How so? By shortening the link, you're hiding where the link goes to. bit.ly/12345 could go to amazon.com or big-scam-with-a-virus.com, and until you click on it you'd never know.
With bit.ly specifically, add a "+" at the end of the url to see what it points to. It also shows you some stats like creation date and number of clicks over time.
It's useful to know the domain of the link before you click because some people might not want to navigate to unknown sites at work, or at least don't want to navigate to certain sites at work (Facebook, Instagram, YouTube, pornhub, etc, etc.)
You don't need a link shortening service for that. The website and API can just start changing the URL it includes in the tweet if it determines the original URL is a scam.
They can redirect you anywhere. They can also rewrite anything in the URL, like add affiliate IDs or whatever. I'm sure some of them do that, because why not.
That's a decent point about email, but there is nothing they're doing on the website that couldn't be done without a link shortener. And even within the context of email it doesn't really make sense, because email clients can just do the same thing without rewriting the URL.
Every time a link is clicked, send an event to the server with the URL so that it can be tracked. If the URL is already known to be malicious when the page is generated, either don't include the URL or use javascript to intercept the click event and display the interstitial. If links need to be checked for validity at the moment the user clicks them, then just wait for the 200 response and do the same thing, the performance would be identical either way.
> And you think running that type of JS on the page is more secure than a simple redirect?
It's not more secure, but it's not less secure and it doesn't break the web. It also shouldn't add an appreciable amount of complexity, given that most of the heavy lifting to sanitize, parse, and format UGC content already happens on the server. E.g. if you're already turning UGC snippets into an AST on the server so that you can cleanly syndicate them in different formats, having the AST generate some js around URLs isn't a big lift.
> I still don’t understand why you think url shorteners break the web.
How do you know where the links resolve to once FB goes out of business?
Given the fact that there are still lots of people whose entire job is translating 6,000-year-old grocery receipts from Sumeria, it's not at all unlikely that tweets being written today will be still be widely studied and considered important 10,000 years from now. But those short links are unlikely to resolve for even the next 20 years.
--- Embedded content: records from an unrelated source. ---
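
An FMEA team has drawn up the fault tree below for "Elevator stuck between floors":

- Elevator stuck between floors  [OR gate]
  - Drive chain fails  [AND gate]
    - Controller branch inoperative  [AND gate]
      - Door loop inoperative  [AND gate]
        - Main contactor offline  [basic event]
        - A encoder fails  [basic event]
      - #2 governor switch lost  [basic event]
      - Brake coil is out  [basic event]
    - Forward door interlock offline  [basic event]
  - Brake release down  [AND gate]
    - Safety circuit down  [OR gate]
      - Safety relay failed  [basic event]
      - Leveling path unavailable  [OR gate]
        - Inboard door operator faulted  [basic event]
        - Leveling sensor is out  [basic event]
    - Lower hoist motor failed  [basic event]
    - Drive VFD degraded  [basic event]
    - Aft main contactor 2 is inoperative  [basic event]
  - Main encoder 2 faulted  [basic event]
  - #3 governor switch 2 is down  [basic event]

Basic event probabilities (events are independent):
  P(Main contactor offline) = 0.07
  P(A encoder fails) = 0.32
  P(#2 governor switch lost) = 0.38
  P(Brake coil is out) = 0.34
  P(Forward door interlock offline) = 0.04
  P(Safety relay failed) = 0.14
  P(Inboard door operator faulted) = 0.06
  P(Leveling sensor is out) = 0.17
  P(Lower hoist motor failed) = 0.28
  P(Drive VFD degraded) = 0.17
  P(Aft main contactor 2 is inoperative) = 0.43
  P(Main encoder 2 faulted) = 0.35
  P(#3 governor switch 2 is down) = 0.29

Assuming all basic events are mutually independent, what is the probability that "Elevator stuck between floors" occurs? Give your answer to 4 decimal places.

P(Door loop inoperative) [AND] = 0.07 × 0.32 = 0.022400
P(Controller branch inoperative) [AND] = 0.022400 × 0.38 × 0.34 = 0.002894
P(Drive chain fails) [AND] = 0.002894 × 0.04 = 0.000116
P(Leveling path unavailable) [OR] = 1 − (1−0.06) × (1−0.17) = 0.219800
P(Safety circuit down) [OR] = 1 − (1−0.14) × (1−0.219800) = 0.329028
P(Brake release down) [AND] = 0.329028 × 0.28 × 0.17 × 0.43 = 0.006735
P(Elevator stuck between floors) [OR] = 1 − (1−0.000116) × (1−0.006735) × (1−0.35) × (1−0.29) = 0.541661
Rounded to 4 decimal places: P(Elevator stuck between floors) ≈ 0.5417.

0.5417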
Also, adding js should no longer add more attack surface now that we have things like subresource integrity in addition to CSPs.
TL;DR: clicking on their shortener can trigger just-in-time malware scan; they can retroactively block links already sent to people; they can strip away the Referer; they can inject their own analytics.
That sounds like the same authoritarian justification for hiding URLs in browsers and such --- "we'll tell you if it's safe, you don't need to know"...
It's not like you can't see the original URL and manually skip the redirect if you wanted to. It's just that most users won't do that which limits the ROI of spam and phishing campaigns.